Avec notre envoyé spécial à Paradise, Eric de Salves
Les mains couvertes de suie, les yeux rougis par les larmes, Travor et Bicha sont effondrés. Quand cette famille fuit Paradise, le feu ravage déjà la ville.
Cernés et piégés par les flammes, ces trentenaires réussissent à sauver l'une de leurs fillettes. Mais dans la panique, ils ont perdu la trace de la deuxième, âgée de 12 ans. Crystal a depuis disparu.
« Je ne sais pas quoi faire, on n’arrive pas à la retrouver, s’inquiète le père de famille. On a fait tous les abris. On a laissé des messages sur Facebook, sur Twitter. On a prévenu le shérif et les pompiers. On fait tout ce qu'on peut. »
« Tout a brûlé »
« Ça s'est passé très vite, explique Bicha. Nous sommes restés coincés au milieu du feu avec une centaine de personnes. On est restés là-haut pendant quatre heures avec le feu qui nous entourait. Les flammes partout autour. Tout a brûlé. Je pensais qu'on n'allait pas s'en sortir. »
La famille dort dans un refuge, dans une église transformée en abri de fortune pour des centaines de sinistrés, comme eux, au sud de Paradise. Ils racontent avoir tout perdu dans les flammes. Darren Courtney de la Croix-Rouge supervisent le refuge. « Je suis né et j'ai grandi dans ce coin. Je travaille pour la Croix-Rouge depuis 32 ans et c'est probablement le pire incendie que j'ai vu. »
Tornade de feu
Infirmière à la retraite, Sarah a été réveillée au milieu de la nuit par une amie. Elle a échappé au feu in extremis. « Nous avons roulé à travers des maisons en feu des deux côtés de la route. Des braises partout sur la route. Nos pneus n'ont pas crevé. J'ai le sentiment d'être une miraculée. Ensuite, nous avons traversé une sorte de tornade de feu. Elle tournoyait avec une telle fumée noire qu'on ne pouvait pas voir la route. On ne voyait que les braises. Il y avait des gens qui tentaient de fuir à pied parce que leur voiture était hors d'usage. Tout a brûlé. »
Brenda, elle, s'est réfugiée avec d’autres dans une église « parce que c'était un bâtiment en briques », explique-t-elle.
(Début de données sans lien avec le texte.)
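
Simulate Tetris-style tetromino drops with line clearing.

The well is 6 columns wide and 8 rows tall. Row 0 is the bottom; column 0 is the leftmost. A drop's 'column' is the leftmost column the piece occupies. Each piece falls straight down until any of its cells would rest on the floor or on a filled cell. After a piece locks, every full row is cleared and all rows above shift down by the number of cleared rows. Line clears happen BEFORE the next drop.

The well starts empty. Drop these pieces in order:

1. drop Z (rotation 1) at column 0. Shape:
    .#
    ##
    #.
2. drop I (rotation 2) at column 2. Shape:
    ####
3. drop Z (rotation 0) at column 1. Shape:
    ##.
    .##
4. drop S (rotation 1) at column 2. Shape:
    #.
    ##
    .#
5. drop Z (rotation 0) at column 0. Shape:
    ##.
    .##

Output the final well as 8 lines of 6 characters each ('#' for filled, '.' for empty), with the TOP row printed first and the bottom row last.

Drop 1: Z rot1 at col 0 lands with bottom-row=0; cleared 0 line(s) (total 0); column heights now [2 3 0 0 0 0], max=3
Drop 2: I rot2 at col 2 lands with bottom-row=0; cleared 0 line(s) (total 0); column heights now [2 3 1 1 1 1], max=3
Drop 3: Z rot0 at col 1 lands with bottom-row=2; cleared 0 line(s) (total 0); column heights now [2 4 4 3 1 1], max=4
Drop 4: S rot1 at col 2 lands with bottom-row=3; cleared 0 line(s) (total 0); column heights now [2 4 6 5 1 1], max=6
Drop 5: Z rot0 at col 0 lands with bottom-row=6; cleared 0 line(s) (total 0); column heights now [8 8 7 5 1 1], max=8

Answer: ##....
.##...
..#...
..##..
.###..
.###..
##....
#.####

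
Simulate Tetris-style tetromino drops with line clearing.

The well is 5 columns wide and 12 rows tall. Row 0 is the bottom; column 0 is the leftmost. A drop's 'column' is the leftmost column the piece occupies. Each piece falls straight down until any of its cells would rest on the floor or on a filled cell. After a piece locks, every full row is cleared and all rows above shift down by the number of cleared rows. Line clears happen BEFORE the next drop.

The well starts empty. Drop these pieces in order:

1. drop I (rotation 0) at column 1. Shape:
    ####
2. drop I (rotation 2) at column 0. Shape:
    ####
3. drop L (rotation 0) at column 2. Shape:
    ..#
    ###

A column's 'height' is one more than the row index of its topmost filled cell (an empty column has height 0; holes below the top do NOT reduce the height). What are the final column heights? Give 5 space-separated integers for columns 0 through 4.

Answer: 2 2 3 3 4

Derivation:
Drop 1: I rot0 at col 1 lands with bottom-row=0; cleared 0 line(s) (total 0); column heights now [0 1 1 1 1], max=1
Drop 2: I rot2 at col 0 lands with bottom-row=1; cleared 0 line(s) (total 0); column heights now [2 2 2 2 1], max=2
Drop 3: L rot0 at col 2 lands with bottom-row=2; cleared 0 line(s) (total 0); column heights now [2 2 3 3 4], max=4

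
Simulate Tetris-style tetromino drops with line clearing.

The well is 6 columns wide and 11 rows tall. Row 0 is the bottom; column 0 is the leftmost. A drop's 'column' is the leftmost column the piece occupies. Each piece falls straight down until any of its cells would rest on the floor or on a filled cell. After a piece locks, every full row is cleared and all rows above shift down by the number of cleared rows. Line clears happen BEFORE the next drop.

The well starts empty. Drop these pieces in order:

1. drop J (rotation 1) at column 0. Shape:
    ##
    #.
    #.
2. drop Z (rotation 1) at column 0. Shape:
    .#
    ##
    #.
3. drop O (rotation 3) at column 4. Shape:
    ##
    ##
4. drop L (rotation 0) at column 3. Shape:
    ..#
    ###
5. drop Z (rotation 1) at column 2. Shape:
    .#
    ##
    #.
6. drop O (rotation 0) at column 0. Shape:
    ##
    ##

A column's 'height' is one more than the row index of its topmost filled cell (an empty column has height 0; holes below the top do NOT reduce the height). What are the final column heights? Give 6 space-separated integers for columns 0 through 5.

Drop 1: J rot1 at col 0 lands with bottom-row=0; cleared 0 line(s) (total 0); column heights now [3 3 0 0 0 0], max=3
Drop 2: Z rot1 at col 0 lands with bottom-row=3; cleared 0 line(s) (total 0); column heights now [5 6 0 0 0 0], max=6
Drop 3: O rot3 at col 4 lands with bottom-row=0; cleared 0 line(s) (total 0); column heights now [5 6 0 0 2 2], max=6
Drop 4: L rot0 at col 3 lands with bottom-row=2; cleared 0 line(s) (total 0); column heights now [5 6 0 3 3 4], max=6
Drop 5: Z rot1 at col 2 lands with bottom-row=2; cleared 1 line(s) (total 1); column heights now [4 5 3 4 2 3], max=5
Drop 6: O rot0 at col 0 lands with bottom-row=5; cleared 0 line(s) (total 1); column heights now [7 7 3 4 2 3], max=7

Answer: 7 7 3 4 2 3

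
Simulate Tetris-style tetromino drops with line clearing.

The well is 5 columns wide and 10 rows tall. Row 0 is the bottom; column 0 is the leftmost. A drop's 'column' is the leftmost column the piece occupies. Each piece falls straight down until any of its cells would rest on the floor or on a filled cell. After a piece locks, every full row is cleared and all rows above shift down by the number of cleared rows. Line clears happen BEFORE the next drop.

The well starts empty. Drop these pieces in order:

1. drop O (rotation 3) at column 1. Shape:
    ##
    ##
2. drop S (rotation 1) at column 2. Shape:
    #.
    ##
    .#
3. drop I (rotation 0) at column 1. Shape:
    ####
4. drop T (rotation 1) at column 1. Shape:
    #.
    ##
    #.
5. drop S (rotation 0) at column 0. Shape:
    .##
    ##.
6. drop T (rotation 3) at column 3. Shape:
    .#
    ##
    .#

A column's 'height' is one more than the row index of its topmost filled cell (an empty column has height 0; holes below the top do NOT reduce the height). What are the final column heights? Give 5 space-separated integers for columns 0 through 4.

Answer: 9 10 10 7 8

Derivation:
Drop 1: O rot3 at col 1 lands with bottom-row=0; cleared 0 line(s) (total 0); column heights now [0 2 2 0 0], max=2
Drop 2: S rot1 at col 2 lands with bottom-row=1; cleared 0 line(s) (total 0); column heights now [0 2 4 3 0], max=4
Drop 3: I rot0 at col 1 lands with bottom-row=4; cleared 0 line(s) (total 0); column heights now [0 5 5 5 5], max=5
Drop 4: T rot1 at col 1 lands with bottom-row=5; cleared 0 line(s) (total 0); column heights now [0 8 7 5 5], max=8
Drop 5: S rot0 at col 0 lands with bottom-row=8; cleared 0 line(s) (total 0); column heights now [9 10 10 5 5], max=10
Drop 6: T rot3 at col 3 lands with bottom-row=5; cleared 0 line(s) (total 0); column heights now [9 10 10 7 8], max=10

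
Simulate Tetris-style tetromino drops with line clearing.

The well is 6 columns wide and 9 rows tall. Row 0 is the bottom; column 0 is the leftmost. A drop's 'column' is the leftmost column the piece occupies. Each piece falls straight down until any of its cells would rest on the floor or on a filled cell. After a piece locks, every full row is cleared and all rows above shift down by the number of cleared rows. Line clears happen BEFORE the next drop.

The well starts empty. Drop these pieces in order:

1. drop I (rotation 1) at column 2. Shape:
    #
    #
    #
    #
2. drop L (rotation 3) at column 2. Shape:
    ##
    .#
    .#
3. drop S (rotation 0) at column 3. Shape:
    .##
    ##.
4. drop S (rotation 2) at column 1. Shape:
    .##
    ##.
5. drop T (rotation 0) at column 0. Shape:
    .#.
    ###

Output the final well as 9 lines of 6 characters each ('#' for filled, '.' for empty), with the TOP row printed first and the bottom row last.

Answer: .#....
###...
..####
.####.
..##..
..##..
..##..
..#...
..#...

Derivation:
Drop 1: I rot1 at col 2 lands with bottom-row=0; cleared 0 line(s) (total 0); column heights now [0 0 4 0 0 0], max=4
Drop 2: L rot3 at col 2 lands with bottom-row=2; cleared 0 line(s) (total 0); column heights now [0 0 5 5 0 0], max=5
Drop 3: S rot0 at col 3 lands with bottom-row=5; cleared 0 line(s) (total 0); column heights now [0 0 5 6 7 7], max=7
Drop 4: S rot2 at col 1 lands with bottom-row=5; cleared 0 line(s) (total 0); column heights now [0 6 7 7 7 7], max=7
Drop 5: T rot0 at col 0 lands with bottom-row=7; cleared 0 line(s) (total 0); column heights now [8 9 8 7 7 7], max=9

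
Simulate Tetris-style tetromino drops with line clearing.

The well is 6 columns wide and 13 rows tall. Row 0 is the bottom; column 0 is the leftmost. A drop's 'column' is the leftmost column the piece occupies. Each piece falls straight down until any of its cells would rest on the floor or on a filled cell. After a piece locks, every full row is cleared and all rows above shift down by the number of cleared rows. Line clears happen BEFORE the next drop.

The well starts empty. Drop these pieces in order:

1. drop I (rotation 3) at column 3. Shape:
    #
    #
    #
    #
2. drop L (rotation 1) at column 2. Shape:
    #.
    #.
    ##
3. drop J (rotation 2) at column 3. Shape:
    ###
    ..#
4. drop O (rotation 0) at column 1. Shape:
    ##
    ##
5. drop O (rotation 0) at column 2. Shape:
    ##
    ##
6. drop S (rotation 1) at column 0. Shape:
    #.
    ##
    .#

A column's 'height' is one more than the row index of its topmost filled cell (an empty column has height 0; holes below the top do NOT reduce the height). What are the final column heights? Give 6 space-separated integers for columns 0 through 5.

Drop 1: I rot3 at col 3 lands with bottom-row=0; cleared 0 line(s) (total 0); column heights now [0 0 0 4 0 0], max=4
Drop 2: L rot1 at col 2 lands with bottom-row=4; cleared 0 line(s) (total 0); column heights now [0 0 7 5 0 0], max=7
Drop 3: J rot2 at col 3 lands with bottom-row=4; cleared 0 line(s) (total 0); column heights now [0 0 7 6 6 6], max=7
Drop 4: O rot0 at col 1 lands with bottom-row=7; cleared 0 line(s) (total 0); column heights now [0 9 9 6 6 6], max=9
Drop 5: O rot0 at col 2 lands with bottom-row=9; cleared 0 line(s) (total 0); column heights now [0 9 11 11 6 6], max=11
Drop 6: S rot1 at col 0 lands with bottom-row=9; cleared 0 line(s) (total 0); column heights now [12 11 11 11 6 6], max=12

Answer: 12 11 11 11 6 6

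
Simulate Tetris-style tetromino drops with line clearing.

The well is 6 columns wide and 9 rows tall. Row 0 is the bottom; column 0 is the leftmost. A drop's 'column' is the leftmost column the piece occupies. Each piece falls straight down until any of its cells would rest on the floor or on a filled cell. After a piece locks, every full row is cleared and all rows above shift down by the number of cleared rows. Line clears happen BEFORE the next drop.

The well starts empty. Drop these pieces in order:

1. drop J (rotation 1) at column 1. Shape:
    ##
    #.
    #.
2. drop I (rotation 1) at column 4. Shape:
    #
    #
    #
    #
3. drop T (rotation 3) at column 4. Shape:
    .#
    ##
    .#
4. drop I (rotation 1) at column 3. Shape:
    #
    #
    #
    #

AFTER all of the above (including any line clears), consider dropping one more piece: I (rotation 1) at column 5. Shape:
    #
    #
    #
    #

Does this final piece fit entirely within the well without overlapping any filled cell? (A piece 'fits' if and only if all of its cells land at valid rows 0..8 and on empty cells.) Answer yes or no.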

Les pompiers « ont essayé de nous évacuer mais, en cinq minutes, tout autour de nous était en feu. Il était 1h du matin et je me suis dit, "Bon, si je dois mourir, autant que ce soit dans mon sommeil", alors je me suis allongée sur trois chaises et j'ai fait une sieste. Quand je me suis réveillée à 6h30, tous les bâtiments autour avaient pris feu. Le nôtre était le seul intact. Les pompiers savaient que nous étions 50 ou 60 à l'intérieur et ils nous ont protégés. Mais c'était effrayant. »
Déclenché jeudi matin, le feu « Camp Fire » progresse à une vitesse inédite. Selon les autorités, en deux jours à peine, il est devenu le plus destructeur en habitation de l'histoire de la Californie.